Department of Psychiatry and Behavioral Sciences, SUNY Upstate Medical University, Syracuse, NY, USA.
Rush Alzheimer's Disease Center, Rush University Medical Center, Chicago, IL, USA.
Genome Biol. 2023 Oct 12;24(1):228. doi: 10.1186/s13059-023-03062-0.
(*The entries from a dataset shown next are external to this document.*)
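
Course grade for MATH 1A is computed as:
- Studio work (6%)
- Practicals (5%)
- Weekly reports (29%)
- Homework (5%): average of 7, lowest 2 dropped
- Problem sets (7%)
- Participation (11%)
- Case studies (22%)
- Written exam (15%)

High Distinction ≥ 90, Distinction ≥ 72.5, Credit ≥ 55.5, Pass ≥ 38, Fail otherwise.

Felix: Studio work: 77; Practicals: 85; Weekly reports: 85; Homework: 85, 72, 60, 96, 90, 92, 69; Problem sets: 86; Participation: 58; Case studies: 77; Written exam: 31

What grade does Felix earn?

Homework: drop 60, 69 → average of remaining 5 = 435/5 = 87
Weighted total:
  Studio work 77 × 0.06 = 4.62
  Practicals 85 × 0.05 = 4.25
  Weekly reports 85 × 0.29 = 24.65
  Homework 87 × 0.05 = 4.35
  Problem sets 86 × 0.07 = 6.02
  Participation 58 × 0.11 = 6.38
  Case studies 77 × 0.22 = 16.94
  Written exam 31 × 0.15 = 4.65
Sum = 71.86
71.86 is ≥ 55.5 and < 72.5 → Credit

Credit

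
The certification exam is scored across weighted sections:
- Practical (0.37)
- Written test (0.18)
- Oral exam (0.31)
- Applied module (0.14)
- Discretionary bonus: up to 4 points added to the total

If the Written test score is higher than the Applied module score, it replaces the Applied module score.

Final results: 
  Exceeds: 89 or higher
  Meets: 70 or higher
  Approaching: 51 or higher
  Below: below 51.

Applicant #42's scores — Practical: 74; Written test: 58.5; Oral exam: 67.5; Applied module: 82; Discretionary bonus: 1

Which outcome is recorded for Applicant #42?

Written test (58.5) ≤ Applied module (82), so Applied module stays at 82.
Weighted total:
  Practical 74 × 0.37 = 27.38
  Written test 58.5 × 0.18 = 10.53
  Oral exam 67.5 × 0.31 = 20.925
  Applied module 82 × 0.14 = 11.48
Sum = 70.315
Discretionary bonus: 70.315 + 1 = 71.315
71.315 is ≥ 70 and < 89 → Meets

Meets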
Clustering molecular data into informative groups is a primary step in extracting robust conclusions from big data. However, due to foundational issues in how they are defined and detected, such clusters are not always reliable, leading to unstable conclusions. We compare popular clustering algorithms across thousands of synthetic and real biological datasets, including a new consensus clustering algorithm-SpeakEasy2: Champagne. These tests identify trends in performance, show no single method is universally optimal, and allow us to examine factors behind variation in performance. Multiple metrics indicate SpeakEasy2 generally provides robust, scalable, and informative clusters for a range of applications.
将分子数据聚类为信息组是从大数据中提取可靠结论的首要步骤。然而,由于它们的定义和检测方式存在基础问题,因此这些聚类并不总是可靠的,导致结论不稳定。我们比较了数千个合成和真实生物数据集的流行聚类算法,包括一种新的共识聚类算法-SpeakEasy2:Champagne。这些测试确定了性能趋势,表明没有一种方法是普遍最优的,并使我们能够检查性能变化背后的因素。多种指标表明,SpeakEasy2 通常可为各种应用提供稳健、可扩展且信息丰富的聚类。